SHELLSHOCKED

Two days ago, on October 10th, 2010 (10/10/10...), my little sister was killed in a car crash.

Today, right now, I'm sitting on an airplane heading from Costa Rica to LAX—after taking a boat to a bus to this airplane's flight—flying back on our fourth day here to be with my family there. Mike is with me, and he's right when he says, “It comes in waves, baby...”

Katie...dead. Katie. Dead. The words don't make sense together. They're opposites. Enemies. Utterly in conflict. She is so full of life! Capability! Color! She has an infinite number of connections with the world, and the loose ends are innumerable and impossible to tie up in her absence. It's the ultimate Heidegger metaphor: her life makes no sense without her to live it.

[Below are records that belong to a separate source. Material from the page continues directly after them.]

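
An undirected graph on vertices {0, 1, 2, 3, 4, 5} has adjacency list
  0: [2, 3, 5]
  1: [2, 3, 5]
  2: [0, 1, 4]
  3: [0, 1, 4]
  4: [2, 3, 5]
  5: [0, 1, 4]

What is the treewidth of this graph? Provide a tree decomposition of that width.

Treewidth 3.
Bags: B1 = {0, 1, 4, 5}  B2 = {0, 1, 2, 4}  B3 = {0, 1, 3, 4}
Tree: B1–B2, B2–B3

The largest bag has 4 vertices, giving width 3; this decomposition certifies tw(G) ≤ 3. For the lower bound: the 4 vertex sets {1,5}, {0,2}, {4}, {3} are disjoint, each induces a connected subgraph, and every pair is joined by at least one edge of G. Contracting each set to a single vertex therefore yields K_{4} as a minor, and since treewidth is minor-monotone, tw(G) ≥ tw(K_{4}) = 3. Combining the bounds, tw(G) = 3.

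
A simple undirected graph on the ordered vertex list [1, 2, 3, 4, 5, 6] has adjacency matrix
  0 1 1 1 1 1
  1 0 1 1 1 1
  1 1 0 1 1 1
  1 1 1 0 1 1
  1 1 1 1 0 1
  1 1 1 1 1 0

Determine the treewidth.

A width-5 tree decomposition is:
Bags: B1 = {1, 2, 3, 4, 5, 6}
Tree: (single bag)
A single bag containing all 6 vertices is trivially a valid decomposition of width 5. For the lower bound, the 6 vertices {1, 2, 3, 4, 5, 6} are pairwise adjacent, and any tree decomposition puts a clique entirely inside one bag — forcing width ≥ 5. Combining the bounds, tw(G) = 5.

5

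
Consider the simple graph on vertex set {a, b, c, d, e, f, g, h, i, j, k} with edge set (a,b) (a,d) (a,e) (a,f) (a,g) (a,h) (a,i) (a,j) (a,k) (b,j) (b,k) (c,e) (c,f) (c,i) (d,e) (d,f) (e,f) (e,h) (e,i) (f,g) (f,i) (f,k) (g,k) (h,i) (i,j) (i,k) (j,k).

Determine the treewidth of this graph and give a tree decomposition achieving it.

Treewidth 3.
One optimal decomposition is:
Bags: B1 = {a, f, i, k}  B2 = {a, e, f, i}  B3 = {a, d, e, f}  B4 = {a, i, j, k}  B5 = {a, b, j, k}  B6 = {a, f, g, k}  B7 = {c, e, f, i}  B8 = {a, e, h, i}
Tree: B1–B2, B2–B3, B1–B4, B4–B5, B1–B6, B2–B7, B2–B8

Every bag has size at most 4, so the width is 4 − 1 = 3 and tw(G) ≤ 3. On the other hand G contains the 4-clique {c, e, f, i}. A clique must lie in a single bag of any decomposition, so no decomposition can have width below 3. Combining the bounds, tw(G) = 3.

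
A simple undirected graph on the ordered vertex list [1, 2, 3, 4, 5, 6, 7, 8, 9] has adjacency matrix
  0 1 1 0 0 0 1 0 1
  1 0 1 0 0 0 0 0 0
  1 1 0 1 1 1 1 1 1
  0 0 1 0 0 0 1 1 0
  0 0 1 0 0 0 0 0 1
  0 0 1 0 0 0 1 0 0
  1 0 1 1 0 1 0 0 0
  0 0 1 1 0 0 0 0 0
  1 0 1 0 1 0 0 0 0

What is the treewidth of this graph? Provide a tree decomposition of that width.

The largest bag has 3 vertices, giving width 2; this decomposition certifies tw(G) ≤ 2. For the lower bound, the 3 vertices {1, 3, 9} are pairwise adjacent, and any tree decomposition puts a clique entirely inside one bag — forcing width ≥ 2. Hence tw(G) = 2 exactly.

Treewidth 2.
One such decomposition:
Bags: B1 = {3, 4, 7}  B2 = {1, 3, 7}  B3 = {1, 3, 9}  B4 = {3, 6, 7}  B5 = {1, 2, 3}  B6 = {3, 4, 8}  B7 = {3, 5, 9}
Tree: B1–B2, B2–B3, B2–B4, B3–B5, B1–B6, B3–B7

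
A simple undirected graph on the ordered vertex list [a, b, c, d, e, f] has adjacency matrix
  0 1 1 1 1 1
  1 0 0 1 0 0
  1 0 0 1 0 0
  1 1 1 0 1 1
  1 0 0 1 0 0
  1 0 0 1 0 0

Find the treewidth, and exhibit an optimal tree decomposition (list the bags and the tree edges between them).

Each bag holds 3 vertices, so the decomposition has width 2, which upper-bounds the treewidth. For the lower bound, the 3 vertices {a, d, e} are pairwise adjacent, and any tree decomposition puts a clique entirely inside one bag — forcing width ≥ 2. The upper and lower bounds meet at 2, so that is the treewidth.

Treewidth 2.
Bags: B1 = {a, b, d}  B2 = {a, d, f}  B3 = {a, c, d}  B4 = {a, d, e}
Tree: B1–B2, B1–B3, B3–B4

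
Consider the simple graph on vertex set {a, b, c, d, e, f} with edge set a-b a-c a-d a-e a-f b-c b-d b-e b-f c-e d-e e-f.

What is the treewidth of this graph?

3

A width-3 tree decomposition is:
Bags: B1 = {a, b, c, e}  B2 = {a, b, d, e}  B3 = {a, b, e, f}
Tree: B1–B2, B1–B3
Each bag holds 4 vertices, so the decomposition has width 3, which upper-bounds the treewidth. Conversely, {a, b, d, e} is a clique of size 4, and the vertices of any clique must share a bag in every tree decomposition; so some bag has ≥ 4 vertices and tw(G) ≥ 3. Combining the bounds, tw(G) = 3.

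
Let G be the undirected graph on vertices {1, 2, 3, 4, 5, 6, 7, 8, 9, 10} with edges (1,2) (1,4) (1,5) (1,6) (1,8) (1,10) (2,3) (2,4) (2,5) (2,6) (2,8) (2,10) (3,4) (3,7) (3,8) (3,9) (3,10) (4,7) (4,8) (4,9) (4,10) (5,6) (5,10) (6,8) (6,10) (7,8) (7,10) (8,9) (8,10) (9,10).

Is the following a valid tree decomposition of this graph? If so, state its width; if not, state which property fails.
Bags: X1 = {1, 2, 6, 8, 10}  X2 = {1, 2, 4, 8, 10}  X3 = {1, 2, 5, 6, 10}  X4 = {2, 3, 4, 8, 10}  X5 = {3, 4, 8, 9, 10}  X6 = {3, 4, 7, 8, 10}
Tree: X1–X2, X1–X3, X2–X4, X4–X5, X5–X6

Yes; width 4.

Every vertex of G appears in some bag (union = {1, 2, 3, 4, 5, 6, 7, 8, 9, 10}); every edge is covered by a bag; and for each vertex v the set of bags containing v is connected in the bag tree. The decomposition is therefore valid. The largest bag has 5 vertices, so the width is 4.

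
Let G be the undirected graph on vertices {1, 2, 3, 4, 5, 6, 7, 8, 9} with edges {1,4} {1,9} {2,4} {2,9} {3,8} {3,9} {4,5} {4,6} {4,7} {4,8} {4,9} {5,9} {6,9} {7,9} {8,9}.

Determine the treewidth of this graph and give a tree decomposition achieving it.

Treewidth 2.
One such decomposition:
Bags: B1 = {4, 8, 9}  B2 = {3, 8, 9}  B3 = {2, 4, 9}  B4 = {1, 4, 9}  B5 = {4, 5, 9}  B6 = {4, 6, 9}  B7 = {4, 7, 9}
Tree: B1–B2, B1–B3, B3–B4, B4–B5, B3–B6, B3–B7

Every bag has size at most 3, so the width is 3 − 1 = 2 and tw(G) ≤ 2. Conversely, {3, 8, 9} is a clique of size 3, and the vertices of any clique must share a bag in every tree decomposition; so some bag has ≥ 3 vertices and tw(G) ≥ 2. Therefore the treewidth is 2.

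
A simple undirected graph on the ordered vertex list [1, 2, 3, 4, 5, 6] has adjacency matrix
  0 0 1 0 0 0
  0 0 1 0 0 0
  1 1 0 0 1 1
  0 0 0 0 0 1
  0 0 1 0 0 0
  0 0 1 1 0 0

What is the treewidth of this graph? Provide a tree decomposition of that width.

Every bag has size at most 2, so the width is 2 − 1 = 1 and tw(G) ≤ 1. Any graph with an edge has treewidth ≥ 1, and G has the edge 3–1. Hence tw(G) = 1 exactly.

Treewidth 1.
One optimal decomposition is:
Bags: B1 = {1, 3}  B2 = {3, 6}  B3 = {4, 6}  B4 = {3, 5}  B5 = {2, 3}
Tree: B1–B2, B2–B3, B2–B4, B2–B5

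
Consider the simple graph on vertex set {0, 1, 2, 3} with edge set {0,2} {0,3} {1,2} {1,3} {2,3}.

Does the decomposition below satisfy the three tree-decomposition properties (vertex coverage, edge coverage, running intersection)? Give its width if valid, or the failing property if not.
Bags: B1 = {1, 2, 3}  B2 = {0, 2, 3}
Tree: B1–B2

Yes; width 2.

Checking the three conditions: (i) the bags cover all of {0, 1, 2, 3}; (ii) for each edge, some bag contains both endpoints; (iii) the bags containing any fixed vertex form a subtree. All hold, so the decomposition is valid with width 3 − 1 = 2.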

It's senseless. All of it. Her condo, her job, her dog... Her family, now without its baby girl. Down one sister—forever out of balance; jagged and uneven to see. My mom had all those boys just to get herself two daughters, she always said. Katie always knew from the beginning that she was the only irreplaceable one of all of us. She always used to tell my mom, “I'm glad you had five kids, because I would have been so sad and lonely without my big brothers and sister!” Katie was sure that she'd been in the womb throughout each of our births, having arrived first but deciding to stay a while. She'd say she kicked each one of us out until she had the whole spacious place to herself again, just so that she could stretch out a bit longer...

I remember her in the womb. She's the only one I remember. Maybe my earliest of memories. I assured my mom she would be a little girl, because I'd heard a high-pitched squeak when I put my ear to her belly. I was sure, even at age four, that my baby sister was finally on her way to me. To us. And there's no preparation possible to accept that she'd be on her way back out so soon.

When I read and saw 'My Sister's Keeper', I sobbed longer and harder than any book or movie had ever made me cry before. And in the last two days, I've shed more tears than all the tears in my life meshed together, flooding my body with still lifes of her: Her hair. Her huge, blue eyes, always framed with black eyeliner, to shrink them for no reason at all. Her heart-shaped smile. Her freckled cheeks and arms and legs, lightly sprinkling their inconstant color. How I used to stare at those little freckles while wishing so hard for her to find a person that would memorize each lovely spot on her body. Who would make her feel as beautiful as she is. Was. Will always be to me.

Oh god, her tattoos!! Her perfect closet of shoes! And to know that with the gift of Katie's body, nine strangers continue to live...but none so beautiful as she.